Many years ago, I started making beer just because.  Mainly just because I am a freaking nerd, and I like to know how to do things.  Keeps my mind active.

 

homebrew3

I brewed my own for a couple of years, and taught a couple of friends how to make their own beer, and it got boring.  So I branched out into meads, and melomels.

mead

Mead is just fun to make.  A bunch of honey, and some fruit adjuncts, water, yeast and off you go.  It can be amazing.  I made some really good mead from desert honey I bought at Whole Foods.  Such a difference in taste that kind of honey gave over clover honey.

Regardles….I am now branching out into making washes in preparation of learning how to distill.  This wash I speak of is what is done to prepare the liquid you are going to distill.  The one I am going to describe here can also be bottled as a wine.

This is a mango honey wine.  And this is what you are going to need.

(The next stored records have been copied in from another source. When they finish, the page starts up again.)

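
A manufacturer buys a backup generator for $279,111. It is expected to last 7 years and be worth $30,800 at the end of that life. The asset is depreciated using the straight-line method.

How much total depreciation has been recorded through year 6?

$212,838

Depreciable base = $279,111 − $30,800 = $248,311.
Annual expense = $248,311 / 7 = $35,473.
End of year 1: book value $243,638.
End of year 2: book value $208,165.
End of year 3: book value $172,692.
End of year 4: book value $137,219.
End of year 5: book value $101,746.
End of year 6: book value $66,273.
Accumulated through year 6 = $279,111 − $66,273 = $212,838.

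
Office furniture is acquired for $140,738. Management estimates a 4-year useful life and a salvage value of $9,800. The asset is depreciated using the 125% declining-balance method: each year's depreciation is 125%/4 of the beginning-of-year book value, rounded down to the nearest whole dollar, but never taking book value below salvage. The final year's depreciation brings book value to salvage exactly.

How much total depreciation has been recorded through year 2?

$74,216

Depreciable base = $140,738 − $9,800 = $130,938.
Year 1: ⌊$140,738 × 125%/4⌋ = $43,980. Book value $96,758.
Year 2: ⌊$96,758 × 125%/4⌋ = $30,236. Book value $66,522.
Accumulated through year 2 = $140,738 − $66,522 = $74,216.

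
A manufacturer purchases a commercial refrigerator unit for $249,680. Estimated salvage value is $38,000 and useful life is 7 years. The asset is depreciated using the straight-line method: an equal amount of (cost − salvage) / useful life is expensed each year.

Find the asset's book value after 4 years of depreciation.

$128,720

Depreciable base = $249,680 − $38,000 = $211,680.
Annual expense = $211,680 / 7 = $30,240.
End of year 1: book value $219,440.
End of year 2: book value $189,200.
End of year 3: book value $158,960.
End of year 4: book value $128,720.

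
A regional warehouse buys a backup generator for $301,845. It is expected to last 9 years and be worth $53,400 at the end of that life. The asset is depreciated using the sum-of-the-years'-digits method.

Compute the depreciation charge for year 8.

$11,042

Depreciable base = $301,845 − $53,400 = $248,445.
Sum of the years' digits = 9+8+7+6+5+4+3+2+1 = 45.
Year 1: $248,445 × 9/45 = $49,689. Book value $252,156.
Year 2: $248,445 × 8/45 = $44,168. Book value $207,988.
Year 3: $248,445 × 7/45 = $38,647. Book value $169,341.
Year 4: $248,445 × 6/45 = $33,126. Book value $136,215.
Year 5: $248,445 × 5/45 = $27,605. Book value $108,610.
Year 6: $248,445 × 4/45 = $22,084. Book value $86,526.
Year 7: $248,445 × 3/45 = $16,563. Book value $69,963.
Year 8: $248,445 × 2/45 = $11,042. Book value $58,921.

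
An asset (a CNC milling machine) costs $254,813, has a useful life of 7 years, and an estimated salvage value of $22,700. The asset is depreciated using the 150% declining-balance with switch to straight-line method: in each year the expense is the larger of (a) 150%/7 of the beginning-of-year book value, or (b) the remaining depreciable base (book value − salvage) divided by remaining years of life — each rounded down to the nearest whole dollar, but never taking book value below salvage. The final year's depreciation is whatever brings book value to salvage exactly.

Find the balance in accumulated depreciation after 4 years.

$157,698

Depreciable base = $254,813 − $22,700 = $232,113.
Year 1: DB = ⌊$254,813 × 150%/7⌋ = $54,602; SL = ⌊$232,113/7⌋ = $33,159 → take DB $54,602. Book value $200,211.
Year 2: DB = ⌊$200,211 × 150%/7⌋ = $42,902; SL = ⌊$177,511/6⌋ = $29,585 → take DB $42,902. Book value $157,309.
Year 3: DB = ⌊$157,309 × 150%/7⌋ = $33,709; SL = ⌊$134,609/5⌋ = $26,921 → take DB $33,709. Book value $123,600.
Year 4: DB = ⌊$123,600 × 150%/7⌋ = $26,485; SL = ⌊$100,900/4⌋ = $25,225 → take DB $26,485. Book value $97,115.
Accumulated through year 4 = $254,813 − $97,115 = $157,698.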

2 large cans of pears in heavy syrup

32 oz peach juice

64 oz mango nectar

honey

champagne yeast

There is no water added to this mixture.  This is going to be around a gallon of wine.  You can double the ingredients and then double your yield.  I am going to stick with this single batch for my first go around.

The process is to warm up your liquids, not too hot, just enough to dissolve the honey into the juices and to marry the flavors.  Once the honey is dissolved you pour it into your fermenter and let it cool to room temperature, then add your re-hydrated yeast.  Slap a top on it with an air-lock  and let it sit for a week or so…until the it stops bubbling.